Depuis le début de l’année, la ville de Montréal au Canada a enregistré 32 meurtres. La dernière victime a été déplorée le jeudi 2 décembre. Un jeune homme de 20 ans d’origine algérienne a succombé à ses blessures. Il s’agit du jeune rappeur Hani Ouahdi connu sous son nom d’artiste Dzairy.

Selon les médias canadiens, une fusillade a éclaté dans la soirée du jeudi 2 décembre dans l'arrondissement d'Anjou, à Montréal, faisant un mort et un blessé. La victime est un jeune rappeur originaire d’Algérie. Hani Ouahdi a été retrouvé dans une voiture avec plusieurs blessures par balles. Le jeune algérien a été transporté à l’hôpital, où il a succombé à ses blessures, selon les mêmes sources.

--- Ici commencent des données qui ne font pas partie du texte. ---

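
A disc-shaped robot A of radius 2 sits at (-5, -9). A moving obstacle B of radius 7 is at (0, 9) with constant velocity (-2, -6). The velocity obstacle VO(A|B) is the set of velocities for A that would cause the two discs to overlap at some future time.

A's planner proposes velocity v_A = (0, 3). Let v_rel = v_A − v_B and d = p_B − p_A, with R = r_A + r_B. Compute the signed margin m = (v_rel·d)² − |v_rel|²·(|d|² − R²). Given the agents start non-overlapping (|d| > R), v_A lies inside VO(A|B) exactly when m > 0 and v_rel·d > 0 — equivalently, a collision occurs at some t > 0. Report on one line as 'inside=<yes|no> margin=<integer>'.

d = (5, 18),  |d|² = 349;  R = 2+7 = 9,  c = 349−9² = 268
v_rel = (2, 9),  |v_rel|² = 85;  v_rel·d = (2)·(5) + (9)·(18) = 172
85·t² − 344·t + 268 = 0  ⇒  m = 172² − 85·268 = 6804
m = 6804 > 0,  v_rel·d = 172 > 0  ⇒  inside

inside=yes margin=6804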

« Le jeune de 20 ans n’était pas connu de nos services. On va faire des vérifications avec les amis et la famille, pour voir s’il y a une raison qui pourrait avoir mené à l’évènement », a indiqué à la presse le porte-parole du Service de police de la Ville de Montréal (SPVM). Selon ce dernier, des coups de feu avaient été entendus dans le secteur du boulevard des Roseraies. À leur arrivée sur le lieu de la fusillade, les policiers de la SPVM ont trouvé un homme de 20 ans blessé par balle dans un véhicule garé place Cointerel. Les policiers de la section des crimes majeurs et des techniciens en identité judiciaire ont passé les lieux de la fusillade au peigne fin pour en établir les circonstances de ce meurtre.

« Il voulait chanter, vivre, mais rien de mal » témoigne le père de Hani Ouahdi

« Aujourd’hui, c’est mon fils. Demain, peut-être que ce sera votre frère. Peut-être que ça fait partie des accidents de gangs. Il a été lâchement tué. Maintenant, les gens, ils tuent comme ça. J’espère que le SPVM fera le nécessaire », a déclaré au Journal de Montréal Mustapha Ouahdi, le père de la victime. Ce dernier à d’ailleurs nié toute implication de son fils dans le travail des gangs. « Jamais. À part quelques contraventions de la route, il n’avait rien. Il voulait chanter, vivre, mais rien de mal », affirme-t-il.

« Il voulait rendre fiers ses parents qui ont quitté l’Algérie pour pouvoir lui offrir une meilleure qualité de vie. Il avait d’ailleurs l’intention de s’inscrire à l’université cet hiver, mais il était encore indécis quant à son choix de programme », raconte une voisine de la victime au journal La Presse. « Il était passionné de rap, cette passion occupait une grande partie de son temps et il travaillait fort là-dessus. Hani s’est retrouvé au mauvais endroit, au mauvais moment. Il n’était pas impliqué dans ce genre d’histoires et n'avait pas ce genre de fréquentations », souligne-t-elle.